Xetra’s T7 system for cash stock trading was not available starting around 847 am CET, the exchange operator states on its site. Trading of derivatives on Deutsche Boerse’s Eurex also faced technical troubles, and just about 30 of 99 stocks on Germany’s HDAX big and mid-cap index were revealing trades since open of trading in Frankfurt.
” Due to technical issues, the Eurex T7 system is not readily available at the minute. Alternative exchanges like the Tradegate Exchange in Berlin were operating appropriately.

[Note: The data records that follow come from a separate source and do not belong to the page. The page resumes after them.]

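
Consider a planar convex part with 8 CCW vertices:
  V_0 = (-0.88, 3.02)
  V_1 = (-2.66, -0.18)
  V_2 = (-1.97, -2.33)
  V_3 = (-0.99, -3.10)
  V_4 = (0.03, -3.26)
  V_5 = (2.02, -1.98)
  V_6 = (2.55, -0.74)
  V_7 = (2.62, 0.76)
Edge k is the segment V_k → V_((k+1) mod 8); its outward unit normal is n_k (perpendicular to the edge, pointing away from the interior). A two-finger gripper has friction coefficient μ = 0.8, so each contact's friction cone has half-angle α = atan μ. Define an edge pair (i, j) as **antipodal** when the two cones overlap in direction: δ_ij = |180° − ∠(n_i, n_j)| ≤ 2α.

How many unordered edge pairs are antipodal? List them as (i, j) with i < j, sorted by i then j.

count = 13; pairs: (0,3), (0,4), (0,5), (0,6), (1,4), (1,5), (1,6), (1,7), (2,5), (2,6), (2,7), (3,7), (4,7)

α = atan 0.8 = 38.66°;  2α = 77.32°
n_0 = (-0.8739, +0.4861)
n_1 = (-0.9522, -0.3056)
n_2 = (-0.6178, -0.7863)
n_3 = (-0.1550, -0.9879)
n_4 = (+0.5410, -0.8410)
n_5 = (+0.9195, -0.3930)
n_6 = (+0.9989, -0.0466)
n_7 = (+0.5425, +0.8401)
  (0,1): δ = 133.12°  ·
  (0,2): δ = 99.07°  ·
  (0,3): δ = 69.83°  ✓
  (0,4): δ = 28.17°  ✓
  (0,5): δ = 5.94°  ✓
  (0,6): δ = 26.41°  ✓
  (0,7): δ = 86.23°  ·
  (1,2): δ = 145.95°  ·
  (1,3): δ = 116.71°  ·
  (1,4): δ = 75.04°  ✓
  (1,5): δ = 40.94°  ✓
  (1,6): δ = 20.46°  ✓
  (1,7): δ = 39.36°  ✓
  (2,3): δ = 150.76°  ·
  (2,4): δ = 109.09°  ·
  (2,5): δ = 74.99°  ✓
  (2,6): δ = 54.51°  ✓
  (2,7): δ = 5.31°  ✓
  (3,4): δ = 138.34°  ·
  (3,5): δ = 104.23°  ·
  (3,6): δ = 83.76°  ·
  (3,7): δ = 23.94°  ✓
  (4,5): δ = 145.89°  ·
  (4,6): δ = 125.42°  ·
  (4,7): δ = 65.60°  ✓
  (5,6): δ = 159.53°  ·
  (5,7): δ = 99.71°  ·
  (6,7): δ = 120.18°  ·
antipodal pairs: 13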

The chart listed below show the nearly 3 hour long trading halte in the cash DAX, which toppled as soon as trading resumed.
The technical snag was an additional blow to Deutsche Boerse, which saw one of its longest outages in April when the Frankfurt stock exchange was halted for more than 4 hours.
As Reuters reports, Deutsche Boerse CEO Theodor Weimer stated after the April blackout that the stock exchange had actually taken precautions to avoid such a breakdown in the future. Simply two months later on, it was followed by another 3-hour-long stop.
Exchanges gradually returned online around 0930 GMT, but the cause of the disturbance in Xetra on Wednesday was not instantly clear. The DAX ultimately reopened just around 1145 am CEST.
The German stock market’s money markets produced a turnover of 159.8 billion euros ($1795 billion) in May. Some European bond and stocks futures affected by the Xetra concern likewise resumed trading.